“We’ve worked with publishers to onboard a robust catalog of your PC games,” an official post on the Nvidia blog cheerfully begins, nothing foreshadowing what’s about to come. “This means continually adding new games, and on occasion, having to remove games,” the post goes on to gradually prepare the reader for the bad news. “Per their request, please be advised Activision Blizzard games will be removed from the service.”
World of Warcraft
Overwatch, World of Warcraft, and the Call of Duty series are gone from the platform, which is really frustrating if you specifically purchased those titles from other stores to stream them on GeForce Now.

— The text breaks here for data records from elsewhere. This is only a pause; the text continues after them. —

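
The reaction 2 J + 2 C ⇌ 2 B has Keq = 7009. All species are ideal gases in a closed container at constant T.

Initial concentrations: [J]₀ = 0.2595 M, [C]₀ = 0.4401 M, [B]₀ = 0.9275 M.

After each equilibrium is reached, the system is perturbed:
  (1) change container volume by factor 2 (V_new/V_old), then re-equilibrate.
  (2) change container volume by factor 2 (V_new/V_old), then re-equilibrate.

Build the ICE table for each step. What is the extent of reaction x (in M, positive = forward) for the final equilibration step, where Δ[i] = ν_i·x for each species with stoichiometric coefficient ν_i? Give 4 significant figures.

Q₀ = 65.96 vs Keq = 7009 ⇒ Q<K, forward
Step 1:
                  J         C         B
  I          0.2595    0.4401    0.9275
  C         -0.2026   -0.2026    0.2026
  E         0.05685    0.2375      1.13
  solve Keq expr → x = 0.1013; check Q = 7009
Then change container volume by factor 2 (V_new/V_old).
Step 2:
                  J         C         B
  I         0.02843    0.1187    0.5651
  C         0.01895   0.01895  -0.01895
  E         0.04738    0.1377    0.5461
  solve Keq expr → x = -0.009477; check Q = 7009
Then change container volume by factor 2 (V_new/V_old).
Step 3:
                  J         C         B
  I         0.02369   0.06884    0.2731
  C         0.01379   0.01379  -0.01379
  E         0.03748   0.08263    0.2593
  solve Keq expr → x = -0.006895; check Q = 7009

x = -0.006895 M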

So that’s another publisher not available on the service in addition to Capcom, EA, Konami, Remedy, Rockstar, and Square Enix, many of whom, including Activision Blizzard itself, participated in beta. No Grand Theft Auto V. No Monster Hunter World. No Red Dead Redemption 2.
GeForce Now currently supports hundreds of titles. Over 1,500 games have been submitted by developers to appear on the platform. Plus, Nvidia intends to continue talks with Activision Blizzard to hopefully return their games to the platform at some point. The same holds true for other publishers.
Neither Nvidia, nor Activision Blizzard provided any reason for the withdrawal, which sounds particularly confusing since the publisher should have given Nvidia its express consent to stay on the platform after the launch.
This looks very bad, not just for GeForce Now, but for cloud gaming in general. The model that, in theory, should benefit publishers, users and Nvidia, is, for the time being, failing to live up to the very promise of cloud gaming: being able to play any game anywhere.